O autor assegura que, ainda que “há uma quantidade de detalhes cotidianos e sintomas descritos nos livros escritos por profissionais, nunca abordam o tema do ponto de vista da vivência”, pelo que decidiu escrever “Momentos de lucidez”.

Confessa que o livro nasceu de uns primeiros rascunhos elaborados durante o seu tratamento, que lhe ajudaram a estudar e a aprofundar o “por que estava doente”.

Pensamentos negativos

Em seu livro, o autor descreve que caiu em depressão com “um golpe de pensamentos negativos”, que sentia medo de ser “um impostor” e que postergaba tudo, além de padecer de uma “ira descontrolada” e ficar “por tudo”.

“Fazia autocrítica malignas e não ouvia opiniões”, confessa Quintas, que sentiu “solidão”, “sensação de perigo econômico” e sofreu “indecisão permanentes” com “uma amargura constante, o medo e a sensação de túnel e de desespero”.

A perda de humor levou-o a estar errado com sua família e amigos, tinha insônia, azia de estômago, perda de memória e concentração, lhe tiritaba da mandíbula, fazer a ligação por telefone se lhe fazia uma montanha, duche lhe ativos os pensamentos negativos e chegou a perder o seu “plano de vida” para pensar no suicídio.

Diagnóstico, terapia e tratamento e lidar com seu chefe para sugerir a idéia de que tinha que parar de trabalhar por um tempo, para se tratar de depressão foi “uma das provas mais difíceis”, que realizou em sua vida, rememora.

“Foi muito duro reconhecer que tinha que tomar a medicação” para complementar a terapia comportamental que seguia, e que lhe ajudou a ter uma nova relação consigo mesmo e com seu ambiente, recordou.

Desconhecimento da depressão

Quintas acredita que na sociedade portuguesa há muito desconhecimento” sobre a depressão, já que nem toda a informação é transmitida para os possíveis afetados, “o que contribui para que os pacientes acreditem que é por sua culpa”.

“A depressão ataca todo o mundo.
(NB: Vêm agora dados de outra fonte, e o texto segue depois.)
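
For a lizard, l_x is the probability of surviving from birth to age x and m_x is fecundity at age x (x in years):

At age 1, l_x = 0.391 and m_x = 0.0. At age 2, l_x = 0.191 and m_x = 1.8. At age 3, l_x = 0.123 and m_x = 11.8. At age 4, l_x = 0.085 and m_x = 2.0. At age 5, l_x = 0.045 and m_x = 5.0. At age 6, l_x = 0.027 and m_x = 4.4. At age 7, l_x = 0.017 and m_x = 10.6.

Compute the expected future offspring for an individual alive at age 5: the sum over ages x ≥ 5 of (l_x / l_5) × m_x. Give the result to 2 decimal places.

11.64

l_5 = 0.045. Conditional survival from age 5 to x is l_x / l_5.
  x=5: (0.045/0.045) × 5.0 = 5.0000
  x=6: (0.027/0.045) × 4.4 = 2.6400
  x=7: (0.017/0.045) × 10.6 = 4.0044
Sum = 5.0000 + 2.6400 + 4.0044 = 11.6444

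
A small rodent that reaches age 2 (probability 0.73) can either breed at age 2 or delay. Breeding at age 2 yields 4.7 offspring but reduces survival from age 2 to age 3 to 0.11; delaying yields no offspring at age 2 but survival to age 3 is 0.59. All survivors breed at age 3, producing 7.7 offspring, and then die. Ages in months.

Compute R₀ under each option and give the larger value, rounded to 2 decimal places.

4.05

breed at age 2: R₀ = 0.73 × (4.7 + 0.11 × 7.7) = 0.73 × 5.5470 = 4.0493
delay to age 3: R₀ = 0.73 × (0.59 × 7.7) = 0.73 × 4.5430 = 3.3164
Higher: breed at age 2 (4.0493).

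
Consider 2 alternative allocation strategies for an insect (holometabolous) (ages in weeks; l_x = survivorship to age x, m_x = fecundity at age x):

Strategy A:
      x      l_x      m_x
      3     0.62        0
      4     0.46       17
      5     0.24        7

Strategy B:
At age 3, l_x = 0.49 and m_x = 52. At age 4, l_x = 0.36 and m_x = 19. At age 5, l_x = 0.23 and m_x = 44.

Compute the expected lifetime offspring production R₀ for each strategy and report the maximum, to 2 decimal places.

Strategy A: R₀ = 0.62×0 + 0.46×17 + 0.24×7 = 9.5000
Strategy B: R₀ = 0.49×52 + 0.36×19 + 0.23×44 = 42.4400
Highest R₀: strategy B with 42.4400.

42.44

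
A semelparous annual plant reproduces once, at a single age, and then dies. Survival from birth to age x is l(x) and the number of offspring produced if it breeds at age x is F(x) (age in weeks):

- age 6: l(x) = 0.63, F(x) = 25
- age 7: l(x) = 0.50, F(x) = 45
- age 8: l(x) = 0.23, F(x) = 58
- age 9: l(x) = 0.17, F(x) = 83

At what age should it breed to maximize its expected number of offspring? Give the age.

7

Expected offspring if breeding at age x = l(x) × F(x):
  age 6: 0.63 × 25 = 15.750
  age 7: 0.50 × 45 = 22.500
  age 8: 0.23 × 58 = 13.340
  age 9: 0.17 × 83 = 14.110
Maximum at age 7 (22.500).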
É importante ver todas as situações, de outra forma, é muito importante o apoio dos profissionais, mas também da família e de uma participação ativa por parte do afetado”, sentença Quintas.

Agradece o trabalho dos médicos de família, mas acusa que “deveriam estar muito mais preparados para detectar” e derivar os pacientes a especialistas que vão iniciar o tratamento ou poder de “dispor de outras ferramentas para detecção” de depressão.